Along with photos of the sites — bucolic landscapes — are pictures of seers, young and old.
Take Deir El-Ahmar, which is in Lebanon.
As the book — a large, coffee-table one — explains, “A certain Maronite monk met a mysterious woman on his way toward Deir el-Ahmar, which had been shelled the previous day. The woman, dressed all in black, was heading in the same direction.
“When he asked her why she had such dirty hands and sleeves, she replied: ‘I toiled all night to deflect the shelling from Deir el-Ahmar.’ The woman was the Virgin Mary.” A case where Mary stopped an artillery assault!
Things like that — throughout this book.
Some are controversial. There is “Anne,” a woman who received messages in Ireland. Her situation — and messages — are explained.

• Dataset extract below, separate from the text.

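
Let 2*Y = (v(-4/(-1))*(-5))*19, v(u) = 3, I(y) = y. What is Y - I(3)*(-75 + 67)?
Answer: -237/2 ≈ -118.50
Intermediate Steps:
Y = -285/2 (Y = ((3*(-5))*19)/2 = (-15*19)/2 = (½)*(-285) = -285/2 ≈ -142.50)
Y - I(3)*(-75 + 67) = -285/2 - 3*(-75 + 67) = -285/2 - 3*(-8) = -285/2 - 1*(-24) = -285/2 + 24 = -237/2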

There is “Mariamante” — an anonymous locutionist in Ohio who had powerful words.
There’s the Madonna of Kiev.
And so forth: Three hundred and seventy pages that won’t just sit there on the living room table but will be taken up and read — perhaps a means to evangelize visitors who glance upon it.
There’s advice. How’s this from Mariamante: “Take care of your children,” she quotes Mary as saying. “They are of most importance. They will live during the reign of my Immaculate Heart.

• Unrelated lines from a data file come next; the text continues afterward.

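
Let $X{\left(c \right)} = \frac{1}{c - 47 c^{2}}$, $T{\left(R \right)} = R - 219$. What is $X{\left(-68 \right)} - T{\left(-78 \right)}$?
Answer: $\frac{64566611}{217396} \approx 297.0$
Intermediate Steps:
$T{\left(R \right)} = -219 + R$
$X{\left(-68 \right)} - T{\left(-78 \right)} = - \frac{1}{\left(-68\right) \left(-1 + 47 \left(-68\right)\right)} - \left(-219 - 78\right) = \left(-1\right) \left(- \frac{1}{68}\right) \frac{1}{-1 - 3196} - -297 = \left(-1\right) \left(- \frac{1}{68}\right) \frac{1}{-3197} + 297 = \left(-1\right) \left(- \frac{1}{68}\right) \left(- \frac{1}{3197}\right) + 297 = - \frac{1}{217396} + 297 = \frac{64566611}{217396}$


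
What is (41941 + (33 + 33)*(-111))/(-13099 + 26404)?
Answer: 6923/2661 ≈ 2.6017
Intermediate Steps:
(41941 + (33 + 33)*(-111))/(-13099 + 26404) = (41941 + 66*(-111))/13305 = (41941 - 7326)*(1/13305) = 34615*(1/13305) = 6923/2661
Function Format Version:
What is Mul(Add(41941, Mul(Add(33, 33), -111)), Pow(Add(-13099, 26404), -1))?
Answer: Rational(6923, 2661) ≈ 2.6017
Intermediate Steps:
Mul(Add(41941, Mul(Add(33, 33), -111)), Pow(Add(-13099, 26404), -1)) = Mul(Add(41941, Mul(66, -111)), Pow(13305, -1)) = Mul(Add(41941, -7326), Rational(1, 13305)) = Mul(34615, Rational(1, 13305)) = Rational(6923, 2661)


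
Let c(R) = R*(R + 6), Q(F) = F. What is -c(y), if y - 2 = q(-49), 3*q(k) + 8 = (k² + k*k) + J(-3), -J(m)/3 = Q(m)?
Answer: -2579227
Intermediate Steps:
J(m) = -3*m
q(k) = ⅓ + 2*k²/3 (q(k) = -8/3 + ((k² + k*k) - 3*(-3))/3 = -8/3 + ((k² + k²) + 9)/3 = -8/3 + (2*k² + 9)/3 = -8/3 + (9 + 2*k²)/3 = -8/3 + (3 + 2*k²/3) = ⅓ + 2*k²/3)
y = 1603 (y = 2 + (⅓ + (⅔)*(-49)²) = 2 + (⅓ + (⅔)*2401) = 2 + (⅓ + 4802/3) = 2 + 1601 = 1603)
c(R) = R*(6 + R)
-c(y) = -1603*(6 + 1603) = -1603*1609 = -1*2579227 = -2579227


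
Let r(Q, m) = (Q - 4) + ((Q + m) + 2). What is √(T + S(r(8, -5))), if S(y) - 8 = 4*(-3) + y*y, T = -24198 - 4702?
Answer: I*√28823 ≈ 169.77*I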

“Silence and obscurity. This is what I ask of you. May the Lord’s Light shine through you in your daily duties. Many do not understand this. They think that they must be in the public eye in order to do great things for God. A silent, hidden life counts, like the one I lived in Bethlehem and Nazareth.”
There is Kurešcek Hill, in Slovenia, which is linked to Medjugorje.
The seer visited the famed apparition site after his own alleged experiences began in 1989. “At the end of 1989 — the year of the destruction of the socialist empire — the seer, France Spelic, visited Medjugorje, where he received a strange message: he was supposed to bring prayer back to life in some forgotten and abandoned place in Slovenia. It later turned out that Mary meant Kurešcek, a hill that’s 2,773 feet high, located near Ljubljana. There was an old church at the top dedicated to the Queen of Peace.”
We’d put an exclamation mark after that — for it is of course her title in Medjugorje.
“For centuries,” says the book, “Kurešcek was a place of fervent Marian devotion, but during the Second World War it was destroyed and desecrated. For half a century it stood half in ruin, forgotten. But three years after the Marian appeal in Medjugorje, the sanctuary in Kurešcek was restored and blessed by Bishop Alojzij Šuštar of Ljubljana. Kurešcek once again began to attract crowds.”
Praise God.
And hat’s off to the book.
In this time of constant bad news, there’s some good news indeed.